Iran says it has responded to US proposal for ending war
Key Points:
- US National Economic Council Director Kevin Hassett acknowledged that consumers and businesses will face higher oil and gas prices in the short term due to the Iran war disrupting flow through the Strait of Hormuz, but expects prices to drop once the strait fully reopens in a month or two.
- The Strait of Hormuz, a critical chokepoint for about 20% of global oil and LNG shipments, remains effectively closed by Iran, causing Brent crude prices to surge from $73 to around $100 per barrel and US gas prices to rise above $4.50 per gallon.
- Israeli and Iranian officials remain defiant amid ongoing conflict, with Iran rejecting talks as surrender and Israel emphasizing the need to physically remove Iran’s enriched uranium, while the US continues diplomatic efforts but prepares for possible renewed hostilities.

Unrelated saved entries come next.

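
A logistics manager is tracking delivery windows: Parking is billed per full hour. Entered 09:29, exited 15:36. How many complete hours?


Start: 09:29
End: 15:36
Hour difference: 15 - 9 = 6 hours
Minute difference: 36 - 29 = 7 minutes
Total minutes: 367
Complete hours: 367 / 60 = 6 (remainder 7)

6


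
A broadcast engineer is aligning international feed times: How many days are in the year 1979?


Year: 1979
Check leap year rules:
Divisible by 4? No
1979 is not a leap year
Days: 365

365


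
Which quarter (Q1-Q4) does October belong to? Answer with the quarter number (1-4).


Month: October (month 10)
Q1: January-March (months 1-3)
Q2: April-June (months 4-6)
Q3: July-September (months 7-9)
Q4: October-December (months 10-12)
Month 10 falls in Q4

4


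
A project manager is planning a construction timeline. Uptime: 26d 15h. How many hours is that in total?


Days: 26
Extra hours: 15
Hours per day: 24
Days to hours: 26 x 24 = 624
Total: 624 + 15 = 639

639


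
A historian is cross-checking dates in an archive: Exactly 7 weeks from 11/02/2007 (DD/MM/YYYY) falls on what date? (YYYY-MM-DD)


Start: 2007-02-11
Weeks to add: 7
Convert to days: 7 x 7 = 49 days
Add 49 days to 2007-02-11
Result: 2007-04-01

2007-04-01


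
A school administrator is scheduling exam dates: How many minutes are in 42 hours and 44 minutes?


Hours: 42
Minutes: 44
Convert hours to minutes: 42 x 60 = 2520
Add remaining minutes: 2520 + 44 = 2564

2564


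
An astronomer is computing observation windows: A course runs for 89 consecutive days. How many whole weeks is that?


Total days: 89
Days per week: 7
Division: 89 / 7 = 12 remainder 5
Complete weeks: 12
Remaining days: 5

12


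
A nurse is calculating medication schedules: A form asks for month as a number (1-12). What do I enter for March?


Calendar month order:
2. February
3. March <--
4. April
March is month number 3

3


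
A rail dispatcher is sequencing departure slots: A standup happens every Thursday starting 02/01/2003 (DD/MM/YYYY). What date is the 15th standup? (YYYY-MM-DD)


First occurrence: 2003-01-02 (occurrence 1)
Each occurrence is 7 days after the previous.
Occurrence 15 is 14 weeks after the first.
14 weeks = 98 days
2003-01-02 + 98 days = 2003-04-10

2003-04-10


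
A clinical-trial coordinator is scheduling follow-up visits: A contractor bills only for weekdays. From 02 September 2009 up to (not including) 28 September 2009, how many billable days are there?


Start: 2009-09-02 (Wednesday)
End (exclusive): 2009-09-28 (Monday)
Total calendar days: 26
Full weeks: 26 // 7 = 3 -> 15 weekdays
Remaining 5 days starting on Wednesday:
  Wed(w), Thu(w), Fri(w), Sat(-), Sun(-) -> 3 weekdays
Total business days: 15 + 3 = 18

18


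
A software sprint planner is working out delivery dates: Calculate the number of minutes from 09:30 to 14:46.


Start time: 09:30 = 570 minutes from midnight
End time: 14:46 = 886 minutes from midnight
Difference: 886 - 570 = 316 minutes
That is 5 hours and 16 minutes

316


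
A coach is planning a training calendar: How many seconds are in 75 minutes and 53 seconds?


Minutes: 75
Extra seconds: 53
Seconds per minute: 60
Minutes to seconds: 75 x 60 = 4500
Total: 4500 + 53 = 4553

4553


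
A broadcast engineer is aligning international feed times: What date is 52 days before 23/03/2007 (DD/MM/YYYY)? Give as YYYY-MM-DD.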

- Iran has maintained a severe internet blackout since late February, restricting access to the global internet amid the conflict, while its new Supreme Leader Mojtaba Khamenei has met with military commanders signaling high readiness to respond to any aggression.
- A hardline faction within Iran’s government is actively opposing negotiations with the US, advocating resistance against Washington and Israel as a religious and ideological imperative, complicating prospects for a peace deal despite ongoing US diplomatic overtures.